One article, published in the November edition of the New England Journal of Medicine, gives a rare dose of good news—aging adults are apparently less likely to experience profound cognitive impairment and other signs of dementia than they were a decade ago, while a different analysis by Alzheimer's Disease International (ADI), a global federation of Alzheimer's associations, claims worldwide dementia cases will triple by mid-century.
Probably both groups.
Though they uncovered the promising trend of declining dementia risk among aging adults, Kenneth Langa, M.D., Ph.D., professor of Internal Medicine at the University of Michigan Medical School and his fellow study authors write, "The combined effects of longer lives and the dramatic bulge of baby boomers reaching old age will magnify the epidemic in future decades." This statement lends credence to the ADI report's conclusion that dementia will impact 135 million people around the world by the year 2050.
Langa and researchers from the Group Health Institute, a non-profit healthcare system, and the University of California, San Francisco, examined the results of five separate studies conducted on older individuals (at least 65 years old) from the United States and Europe. All five investigations concluded that the percentage of the elderly population suffering from cognitive impairment was declining from year to year.
For example, one study tracked the prevalence of cognitive impairment in individuals enrolled in the U.S. Health and Retirement Survey, an ongoing analysis of Americans age 51 and older. Between 1993 and 2002, the dementia rate in people over 70 dropped from 12.2 percent of the population to 8.7 percent.
Study authors concluded that much of this declining dementia rate could be attributed to factors such as improved lifestyle habits and more people pursuing higher education. Regular exercise, eating right and keeping the mind active and engaged have all been linked to a reduced risk of dementia.
They do caution, however, that the current rise in obesity and diabetes in younger people may well reverse this positive trend.
Even if poor eating and exercise habits don't lead to more dementia cases in industrialized countries, the ADI report indicates that cognitive impairment will start to strike harder in elderly residents in underdeveloped nations.
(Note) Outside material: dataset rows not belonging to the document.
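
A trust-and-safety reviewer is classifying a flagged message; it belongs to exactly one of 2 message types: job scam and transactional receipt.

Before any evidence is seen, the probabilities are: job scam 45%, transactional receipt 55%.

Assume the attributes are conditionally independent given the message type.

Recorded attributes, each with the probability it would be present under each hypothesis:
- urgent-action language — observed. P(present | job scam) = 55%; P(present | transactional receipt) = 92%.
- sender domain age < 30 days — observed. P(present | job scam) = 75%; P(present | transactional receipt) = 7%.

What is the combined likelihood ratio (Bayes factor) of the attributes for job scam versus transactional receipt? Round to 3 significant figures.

6.41

Joint likelihood of the attribute pattern under each hypothesis:
  job scam: 0.55 × 0.75 = 0.4125
  transactional receipt: 0.92 × 0.07 = 0.0644
Bayes factor = 0.4125 / 0.0644 ≈ 6.41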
Worldwide, an estimated 71 percent of people with dementia will live in low-and middle-income countries by 2050; a trend fueled primarily by an increase in the average lifespan of the citizens in these growing nations.
"Dementia, including Alzheimer's disease, is one of the biggest global public health challenges facing our generation," the ADI paper states. The organization suggests a multi-pronged approach for combating the disease by reducing worldwide incidences of obesity, smoking and hypertension; investing more money in scientific research for dementia treatments and cures; and increasing education, awareness and support for those with dementia and their families.
In mid-December, representatives from Alzheimer's organizations from each of the G8 countries—the United States, the United Kingdom, Japan, France, Germany, Russia, Canada and Italy—will gather in London for a summit aimed at increasing international cooperation for dementia research and care. The U.K. has been at the forefront of the movement to discover how to create a dementia-friendly society.
"While we continue to pursue tomorrow's cures, it is critical now more than ever to pay serious attention to what we can do to reduce the average number of years living with the condition," said U.K. Secretary of State for Health, Jeremy Hunt in a press release. "The G8 today have a unique chance to come together to help people manage dementia better, lead healthier lives and deliver real improvements in care."
One way to support individuals with dementia is to change the way society views those affected by cognitive impairment. One of the simplest strategies for breaking the stigma attached to dementia is to gain an insider's perspective on life with Alzheimer's and really get to know those who struggle with the disease, as well as the various other types of dementia.